Dalla Sila al crotonese, un patrimonio cerealicolo che unisce biodiversità, tradizione e turismo enogastronomico
Oltre alla produzione di grano duro, la Calabria custodisce un patrimonio di biodiversità che va dal farro al mais autoctono, passando per varietà locali recuperate grazie a progetti di ricerca. Questa ricchezza, unita alle filiere corte e ai marchi di qualità (PAT e De.Co.), offre opportunità anche per il turismo enogastronomico, sempre più attento a esperienze autentiche.
La CIA Calabria sottolinea che valorizzare il grano significa rafforzare il brand Calabria nel panorama agroalimentare nazionale e internazionale, puntando sulla tipicità dei prodotti da forno e della pasta artigianale come ambasciatori del territorio.

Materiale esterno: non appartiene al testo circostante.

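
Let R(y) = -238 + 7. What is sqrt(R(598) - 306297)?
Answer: 4*I*sqrt(19158) ≈ 553.65*I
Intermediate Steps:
R(y) = -231
sqrt(R(598) - 306297) = sqrt(-231 - 306297) = sqrt(-306528) = 4*I*sqrt(19158)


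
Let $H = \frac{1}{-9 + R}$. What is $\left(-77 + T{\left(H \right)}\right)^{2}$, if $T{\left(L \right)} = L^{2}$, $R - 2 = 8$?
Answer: $5776$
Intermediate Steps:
$R = 10$ ($R = 2 + 8 = 10$)
$H = 1$ ($H = \frac{1}{-9 + 10} = 1^{-1} = 1$)
$\left(-77 + T{\left(H \right)}\right)^{2} = \left(-77 + 1^{2}\right)^{2} = \left(-77 + 1\right)^{2} = \left(-76\right)^{2} = 5776$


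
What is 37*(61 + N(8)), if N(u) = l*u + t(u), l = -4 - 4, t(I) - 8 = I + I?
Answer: 777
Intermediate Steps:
t(I) = 8 + 2*I (t(I) = 8 + (I + I) = 8 + 2*I)
l = -8
N(u) = 8 - 6*u (N(u) = -8*u + (8 + 2*u) = 8 - 6*u)
37*(61 + N(8)) = 37*(61 + (8 - 6*8)) = 37*(61 + (8 - 48)) = 37*(61 - 40) = 37*21 = 777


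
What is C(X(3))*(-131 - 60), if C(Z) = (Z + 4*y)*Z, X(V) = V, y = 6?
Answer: -15471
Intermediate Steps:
C(Z) = Z*(24 + Z) (C(Z) = (Z + 4*6)*Z = (Z + 24)*Z = (24 + Z)*Z = Z*(24 + Z))
C(X(3))*(-131 - 60) = (3*(24 + 3))*(-131 - 60) = (3*27)*(-191) = 81*(-191) = -15471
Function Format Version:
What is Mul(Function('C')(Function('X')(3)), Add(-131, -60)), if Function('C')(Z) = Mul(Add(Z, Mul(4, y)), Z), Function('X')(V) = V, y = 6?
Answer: -15471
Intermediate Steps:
Function('C')(Z) = Mul(Z, Add(24, Z)) (Function('C')(Z) = Mul(Add(Z, Mul(4, 6)), Z) = Mul(Add(Z, 24), Z) = Mul(Add(24, Z), Z) = Mul(Z, Add(24, Z)))
Mul(Function('C')(Function('X')(3)), Add(-131, -60)) = Mul(Mul(3, Add(24, 3)), Add(-131, -60)) = Mul(Mul(3, 27), -191) = Mul(81, -191) = -15471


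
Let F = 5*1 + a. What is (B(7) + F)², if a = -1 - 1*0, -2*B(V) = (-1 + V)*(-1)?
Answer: 49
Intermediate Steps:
B(V) = -½ + V/2 (B(V) = -(-1 + V)*(-1)/2 = -(1 - V)/2 = -½ + V/2)
a = -1 (a = -1 + 0 = -1)
F = 4 (F = 5*1 - 1 = 5 - 1 = 4)
(B(7) + F)² = ((-½ + (½)*7) + 4)² = ((-½ + 7/2) + 4)² = (3 + 4)² = 7² = 49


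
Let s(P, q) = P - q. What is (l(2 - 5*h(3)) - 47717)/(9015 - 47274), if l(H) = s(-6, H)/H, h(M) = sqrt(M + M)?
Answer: 1161136/930969 - 5*sqrt(6)/930969 ≈ 1.2472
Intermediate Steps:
h(M) = sqrt(2)*sqrt(M) (h(M) = sqrt(2*M) = sqrt(2)*sqrt(M))
l(H) = (-6 - H)/H
(l(2 - 5*h(3)) - 47717)/(9015 - 47274) = ((-6 - (2 - 5*sqrt(2)*sqrt(3)))/(2 - 5*sqrt(2)*sqrt(3)) - 47717)/(9015 - 47274) = ((-6 - (2 - 5*sqrt(6)))/(2 - 5*sqrt(6)) - 47717)/(-38259) = ((-6 + (-2 + 5*sqrt(6)))/(2 - 5*sqrt(6)) - 47717)*(-1/38259) = ((-8 + 5*sqrt(6))/(2 - 5*sqrt(6)) - 47717)*(-1/38259) = (-47717 + (-8 + 5*sqrt(6))/(2 - 5*sqrt(6)))*(-1/38259) = 47717/38259 - (-8 + 5*sqrt(6))/(38259*(2 - 5*sqrt(6)))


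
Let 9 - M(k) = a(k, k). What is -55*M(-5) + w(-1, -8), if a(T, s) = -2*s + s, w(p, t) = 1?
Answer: -219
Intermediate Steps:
a(T, s) = -s
M(k) = 9 + k (M(k) = 9 - (-1)*k = 9 + k)
-55*M(-5) + w(-1, -8) = -55*(9 - 5) + 1 = -55*4 + 1 = -220 + 1 = -219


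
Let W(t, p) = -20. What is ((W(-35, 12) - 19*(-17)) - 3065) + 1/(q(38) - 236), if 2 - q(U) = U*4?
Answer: -1066133/386 ≈ -2762.0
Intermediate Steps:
q(U) = 2 - 4*U (q(U) = 2 - U*4 = 2 - 4*U)
((W(-35, 12) - 19*(-17)) - 3065) + 1/(q(38) - 236) = ((-20 - 19*(-17)) - 3065) + 1/((2 - 4*38) - 236) = ((-20 - 1*(-323)) - 3065) + 1/((2 - 152) - 236) = ((-20 + 323) - 3065) + 1/(-150 - 236) = (303 - 3065) + 1/(-386) = -2762 - 1/386 = -1066133/386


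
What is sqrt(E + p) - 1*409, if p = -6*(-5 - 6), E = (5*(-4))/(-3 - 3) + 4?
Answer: -409 + 2*sqrt(165)/3 ≈ -400.44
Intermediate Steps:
E = 22/3 (E = -20/(-6) + 4 = -1/6*(-20) + 4 = 10/3 + 4 = 22/3 ≈ 7.3333)
p = 66 (p = -6*(-11) = 66)
sqrt(E + p) - 1*409 = sqrt(22/3 + 66) - 1*409 = sqrt(220/3) - 409 = 2*sqrt(165)/3 - 409 = -409 + 2*sqrt(165)/3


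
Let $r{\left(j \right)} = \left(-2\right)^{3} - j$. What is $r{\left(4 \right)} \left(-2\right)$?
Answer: $24$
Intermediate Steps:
$r{\left(j \right)} = -8 - j$
$r{\left(4 \right)} \left(-2\right) = \left(-8 - 4\right) \left(-2\right) = \left(-12\right) \left(-2\right) = 24$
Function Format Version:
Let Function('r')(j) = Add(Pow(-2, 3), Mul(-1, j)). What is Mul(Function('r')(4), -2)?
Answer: 24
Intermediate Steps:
Function('r')(j) = Add(-8, Mul(-1, j))
Mul(Function('r')(4), -2) = Mul(Add(-8, Mul(-1, 4)), -2) = Mul(Add(-8, -4), -2) = Mul(-12, -2) = 24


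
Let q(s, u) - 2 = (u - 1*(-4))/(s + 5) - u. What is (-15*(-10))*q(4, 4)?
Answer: -500/3 ≈ -166.67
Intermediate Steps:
q(s, u) = 2 - u + (4 + u)/(5 + s) (q(s, u) = 2 + ((u - 1*(-4))/(s + 5) - u) = 2 + ((u + 4)/(5 + s) - u) = 2 + ((4 + u)/(5 + s) - u) = 2 + (-u + (4 + u)/(5 + s)) = 2 - u + (4 + u)/(5 + s))
(-15*(-10))*q(4, 4) = (-15*(-10))*((14 - 4*4 + 2*4 - 1*4*4)/(5 + 4)) = 150*((14 - 16 + 8 - 16)/9) = 150*((1/9)*(-10)) = 150*(-10/9) = -500/3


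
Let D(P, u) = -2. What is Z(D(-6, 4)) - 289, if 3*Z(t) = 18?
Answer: -283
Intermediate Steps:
Z(t) = 6 (Z(t) = (⅓)*18 = 6)
Z(D(-6, 4)) - 289 = 6 - 289 = -283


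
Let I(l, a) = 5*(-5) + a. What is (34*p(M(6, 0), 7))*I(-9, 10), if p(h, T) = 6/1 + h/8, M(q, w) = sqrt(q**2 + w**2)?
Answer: -6885/2 ≈ -3442.5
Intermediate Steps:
I(l, a) = -25 + a
p(h, T) = 6 + h/8 (p(h, T) = 6*1 + h*(1/8) = 6 + h/8)
(34*p(M(6, 0), 7))*I(-9, 10) = (34*(6 + sqrt(6**2 + 0**2)/8))*(-25 + 10) = (34*(6 + sqrt(36 + 0)/8))*(-15) = (34*(6 + sqrt(36)/8))*(-15) = (34*(6 + (1/8)*6))*(-15) = (34*(6 + 3/4))*(-15) = (34*(27/4))*(-15) = (459/2)*(-15) = -6885/2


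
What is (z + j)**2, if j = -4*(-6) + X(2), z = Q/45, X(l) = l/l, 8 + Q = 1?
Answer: 1249924/2025 ≈ 617.25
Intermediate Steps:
Q = -7 (Q = -8 + 1 = -7)
X(l) = 1
z = -7/45 ≈ -0.15556
j = 25 (j = -4*(-6) + 1 = 24 + 1 = 25)
(z + j)**2 = (-7/45 + 25)**2 = (1118/45)**2 = 1249924/2025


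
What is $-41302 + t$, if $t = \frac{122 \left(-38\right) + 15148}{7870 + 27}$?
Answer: $- \frac{326151382}{7897} \approx -41301.0$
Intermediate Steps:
$t = \frac{10512}{7897}$ ($t = \frac{-4636 + 15148}{7897} = 10512 \cdot \frac{1}{7897} = \frac{10512}{7897} \approx 1.3311$)
$-41302 + t = -41302 + \frac{10512}{7897} = - \frac{326151382}{7897}$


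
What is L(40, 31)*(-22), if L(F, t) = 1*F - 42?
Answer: 44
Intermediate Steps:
L(F, t) = -42 + F (L(F, t) = F - 42 = -42 + F)
L(40, 31)*(-22) = (-42 + 40)*(-22) = -2*(-22) = 44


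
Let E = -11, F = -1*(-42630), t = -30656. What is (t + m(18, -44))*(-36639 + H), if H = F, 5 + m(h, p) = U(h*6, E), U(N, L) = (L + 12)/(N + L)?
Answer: -17817928956/97 ≈ -1.8369e+8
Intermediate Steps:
F = 42630
U(N, L) = (12 + L)/(L + N)
m(h, p) = -5 + 1/(-11 + 6*h) (m(h, p) = -5 + (12 - 11)/(-11 + h*6) = -5 + 1/(-11 + 6*h))
H = 42630
(t + m(18, -44))*(-36639 + H) = (-30656 + 2*(28 - 15*18)/(-11 + 6*18))*(-36639 + 42630) = (-30656 + 2*(28 - 270)/(-11 + 108))*5991 = (-30656 + 2*(-242)/97)*5991 = (-30656 + 2*(1/97)*(-242))*5991 = (-30656 - 484/97)*5991 = -2974116/97*5991 = -17817928956/97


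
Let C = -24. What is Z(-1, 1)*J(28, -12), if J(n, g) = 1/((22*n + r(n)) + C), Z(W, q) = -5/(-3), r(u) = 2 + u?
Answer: 5/1866 ≈ 0.0026795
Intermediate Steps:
Z(W, q) = 5/3 (Z(W, q) = -5*(-1/3) = 5/3)
J(n, g) = 1/(-22 + 23*n) (J(n, g) = 1/((22*n + (2 + n)) - 24) = 1/((2 + 23*n) - 24) = 1/(-22 + 23*n))
Z(-1, 1)*J(28, -12) = 5/(3*(-22 + 23*28)) = 5/(3*(-22 + 644)) = (5/3)/622 = (5/3)*(1/622) = 5/1866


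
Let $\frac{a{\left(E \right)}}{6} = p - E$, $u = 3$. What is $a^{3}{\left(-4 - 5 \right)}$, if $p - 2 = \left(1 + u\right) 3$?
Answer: $2628072$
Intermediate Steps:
$p = 14$ ($p = 2 + \left(1 + 3\right) 3 = 2 + 4 \cdot 3 = 2 + 12 = 14$)
$a{\left(E \right)} = 84 - 6 E$ ($a{\left(E \right)} = 6 \left(14 - E\right) = 84 - 6 E$)
$a^{3}{\left(-4 - 5 \right)} = \left(84 - 6 \left(-4 - 5\right)\right)^{3} = \left(84 - -54\right)^{3} = \left(84 + 54\right)^{3} = 138^{3} = 2628072$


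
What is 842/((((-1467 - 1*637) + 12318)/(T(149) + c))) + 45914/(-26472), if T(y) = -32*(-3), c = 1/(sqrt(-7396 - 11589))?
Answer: 417704777/67596252 - 421*I*sqrt(18985)/96956395 ≈ 6.1794 - 0.00059829*I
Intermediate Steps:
c = -I*sqrt(18985)/18985 (c = 1/(sqrt(-18985)) = 1/(I*sqrt(18985)) = -I*sqrt(18985)/18985 ≈ -0.0072576*I)
T(y) = 96
842/((((-1467 - 1*637) + 12318)/(T(149) + c))) + 45914/(-26472) = 842/((((-1467 - 1*637) + 12318)/(96 - I*sqrt(18985)/18985))) + 45914/(-26472) = 842/((((-1467 - 637) + 12318)/(96 - I*sqrt(18985)/18985))) + 45914*(-1/26472) = 842/(((-2104 + 12318)/(96 - I*sqrt(18985)/18985))) - 22957/13236 = 842/((10214/(96 - I*sqrt(18985)/18985))) - 22957/13236 = 842*(48/5107 - I*sqrt(18985)/193912790) - 22957/13236 = (40416/5107 - 421*I*sqrt(18985)/96956395) - 22957/13236 = 417704777/67596252 - 421*I*sqrt(18985)/96956395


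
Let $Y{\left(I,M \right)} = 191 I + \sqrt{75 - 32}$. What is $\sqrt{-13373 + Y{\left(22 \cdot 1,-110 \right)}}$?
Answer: $\sqrt{-9171 + \sqrt{43}} \approx 95.731 i$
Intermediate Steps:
$Y{\left(I,M \right)} = \sqrt{43} + 191 I$ ($Y{\left(I,M \right)} = 191 I + \sqrt{43} = \sqrt{43} + 191 I$)
$\sqrt{-13373 + Y{\left(22 \cdot 1,-110 \right)}} = \sqrt{-13373 + \left(\sqrt{43} + 191 \cdot 22 \cdot 1\right)} = \sqrt{-13373 + \left(\sqrt{43} + 191 \cdot 22\right)} = \sqrt{-13373 + \left(\sqrt{43} + 4202\right)} = \sqrt{-13373 + \left(4202 + \sqrt{43}\right)} = \sqrt{-9171 + \sqrt{43}}$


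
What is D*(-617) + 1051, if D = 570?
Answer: -350639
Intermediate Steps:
D*(-617) + 1051 = 570*(-617) + 1051 = -351690 + 1051 = -350639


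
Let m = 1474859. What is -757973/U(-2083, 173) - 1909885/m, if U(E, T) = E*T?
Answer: 429659052092/531478714381 ≈ 0.80842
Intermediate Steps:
-757973/U(-2083, 173) - 1909885/m = -757973/((-2083*173)) - 1909885/1474859 = -757973/(-360359) - 1909885*1/1474859 = -757973*(-1/360359) - 1909885/1474859 = 757973/360359 - 1909885/1474859 = 429659052092/531478714381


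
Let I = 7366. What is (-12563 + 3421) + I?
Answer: -1776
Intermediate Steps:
(-12563 + 3421) + I = (-12563 + 3421) + 7366 = -9142 + 7366 = -1776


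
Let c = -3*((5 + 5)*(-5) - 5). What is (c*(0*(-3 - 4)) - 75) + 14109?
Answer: 14034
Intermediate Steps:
c = 165 (c = -3*(10*(-5) - 5) = -3*(-50 - 5) = -3*(-55) = 165)
(c*(0*(-3 - 4)) - 75) + 14109 = (165*(0*(-3 - 4)) - 75) + 14109 = (165*(0*(-7)) - 75) + 14109 = (165*0 - 75) + 14109 = (0 - 75) + 14109 = -75 + 14109 = 14034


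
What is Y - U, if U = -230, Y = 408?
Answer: 638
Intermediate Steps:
Y - U = 408 - 1*(-230) = 408 + 230 = 638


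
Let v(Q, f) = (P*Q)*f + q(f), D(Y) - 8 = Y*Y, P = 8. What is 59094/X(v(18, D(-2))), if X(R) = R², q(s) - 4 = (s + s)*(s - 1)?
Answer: 29547/1992008 ≈ 0.014833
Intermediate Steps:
D(Y) = 8 + Y² (D(Y) = 8 + Y*Y = 8 + Y²)
q(s) = 4 + 2*s*(-1 + s) (q(s) = 4 + (s + s)*(s - 1) = 4 + (2*s)*(-1 + s) = 4 + 2*s*(-1 + s))
v(Q, f) = 4 - 2*f + 2*f² + 8*Q*f (v(Q, f) = (8*Q)*f + (4 - 2*f + 2*f²) = 8*Q*f + (4 - 2*f + 2*f²) = 4 - 2*f + 2*f² + 8*Q*f)
59094/X(v(18, D(-2))) = 59094/((4 - 2*(8 + (-2)²) + 2*(8 + (-2)²)² + 8*18*(8 + (-2)²))²) = 59094/((4 - 2*(8 + 4) + 2*(8 + 4)² + 8*18*(8 + 4))²) = 59094/((4 - 2*12 + 2*12² + 8*18*12)²) = 59094/((4 - 24 + 2*144 + 1728)²) = 59094/((4 - 24 + 288 + 1728)²) = 59094/(1996²) = 59094/3984016 = 59094*(1/3984016) = 29547/1992008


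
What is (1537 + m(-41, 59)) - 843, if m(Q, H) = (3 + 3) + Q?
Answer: 659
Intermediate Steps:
m(Q, H) = 6 + Q
(1537 + m(-41, 59)) - 843 = (1537 + (6 - 41)) - 843 = (1537 - 35) - 843 = 1502 - 843 = 659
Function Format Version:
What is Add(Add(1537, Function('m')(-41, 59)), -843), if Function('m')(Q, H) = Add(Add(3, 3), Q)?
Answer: 659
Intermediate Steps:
Function('m')(Q, H) = Add(6, Q)
Add(Add(1537, Function('m')(-41, 59)), -843) = Add(Add(1537, Add(6, -41)), -843) = Add(Add(1537, -35), -843) = Add(1502, -843) = 659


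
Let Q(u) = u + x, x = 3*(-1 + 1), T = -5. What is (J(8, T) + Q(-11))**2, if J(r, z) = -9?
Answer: 400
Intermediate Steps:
x = 0 (x = 3*0 = 0)
Q(u) = u (Q(u) = u + 0 = u)
(J(8, T) + Q(-11))**2 = (-9 - 11)**2 = (-20)**2 = 400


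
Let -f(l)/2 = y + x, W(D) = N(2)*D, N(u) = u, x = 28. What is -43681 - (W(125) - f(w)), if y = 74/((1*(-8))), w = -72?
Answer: -87937/2 ≈ -43969.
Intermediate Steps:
W(D) = 2*D
y = -37/4 (y = 74/(-8) = 74*(-⅛) = -37/4 ≈ -9.2500)
f(l) = -75/2 (f(l) = -2*(-37/4 + 28) = -2*75/4 = -75/2)
-43681 - (W(125) - f(w)) = -43681 - (2*125 - 1*(-75/2)) = -43681 - (250 + 75/2) = -43681 - 1*575/2 = -43681 - 575/2 = -87937/2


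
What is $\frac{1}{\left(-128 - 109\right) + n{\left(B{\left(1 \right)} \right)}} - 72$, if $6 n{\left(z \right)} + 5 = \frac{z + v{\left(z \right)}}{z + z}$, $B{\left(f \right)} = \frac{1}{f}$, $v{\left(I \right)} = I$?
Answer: $- \frac{51339}{713} \approx -72.004$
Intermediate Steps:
$n{\left(z \right)} = - \frac{2}{3}$ ($n{\left(z \right)} = - \frac{5}{6} + \frac{\left(z + z\right) \frac{1}{z + z}}{6} = - \frac{5}{6} + \frac{2 z \frac{1}{2 z}}{6} = - \frac{5}{6} + \frac{1}{6} \cdot 1 = - \frac{5}{6} + \frac{1}{6} = - \frac{2}{3}$)
$\frac{1}{\left(-128 - 109\right) + n{\left(B{\left(1 \right)} \right)}} - 72 = \frac{1}{\left(-128 - 109\right) - \frac{2}{3}} - 72 = \frac{1}{-237 - \frac{2}{3}} - 72 = \frac{1}{- \frac{713}{3}} - 72 = - \frac{3}{713} - 72 = - \frac{51339}{713}$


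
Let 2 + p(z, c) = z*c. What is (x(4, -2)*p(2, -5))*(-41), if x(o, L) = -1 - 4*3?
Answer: -6396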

Difendere il granaio Italia in chiave calabrese vuol dire dunque custodire la storia agricola e costruire futuro per le nuove generazioni.
Il presidente Fini sul report Ismea: “Servono misure urgenti, a partire dalla corretta applicazione di Granaio Italia”
Il grano italiano viene pagato meno del suo costo di produzione. È un’ingiustizia che gli agricoltori denunciano da tempo e che oggi trova conferma anche nei dati ufficiali di Ismea: coltivare frumento duro e tenero, pilastri del Made in Italy e della Dieta mediterranea, significa lavorare in perdita. Cia-Agricoltori Italiani lancia un allarme chiaro: basta con l’indifferenza, servono subito misure concrete per salvare il grano e chi lo produce.
In particolare, osserva Cia riportando i numeri Ismea, per il grano duro in Puglia, Sicilia e Basilicata il prezzo medio è di 295 euro a tonnellata contro costi pari a 318 euro a tonnellata (-7%). Nelle Marche e in Toscana il prezzo medio è di 296,5 euro a tonnellata a fronte di costi di 302,9 euro a tonnellata (-2%). Situazione appena meno critica per il grano tenero: negli areali del Centro-Nord il prezzo medio è di 236,3 euro a tonnellata contro costi di 232,5 euro a tonnellata, con un margine positivo molto risicato (+2%).
Nonostante una produzione 2025 in leggera crescita (3,8 milioni di tonnellate di duro rispetto al minimo storico 2024 con meno di 3,5 milioni di tonnellate), l’aumento costante dei costi di produzione e la contrazione delle superfici coltivate a tenero (498.000 ettari, sotto la soglia anche psicologica dei 500.000) continuano ad aggravare le difficoltà strutturali del settore.
Inoltre, Cia ricorda come ormai oltre il 45% del grano duro e quasi il 70% del tenero provengano dall’estero, con un impatto diretto sui prezzi e sulla tenuta della cerealicoltura nazionale. Ed è per questo che è fondamentale, in questo scenario, la corretta applicazione di “Granaio Italia”, fortemente voluto dalla Confederazione, che possa garantire maggiore trasparenza sull’import e tutelare i produttori.
“Gli agricoltori lavorano con margini inesistenti -ribadisce il presidente nazionale di Cia, Cristiano Fini- e senza provvedimenti urgenti le superfici coltivate a grano duro e tenero diminuiranno drasticamente. Le conseguenze sarebbero gravissime sul piano economico, sociale, ambientale e paesaggistico, soprattutto nelle aree interne. Difendere il grano italiano significa proteggere il Made in Italy e la sicurezza alimentare del Paese”.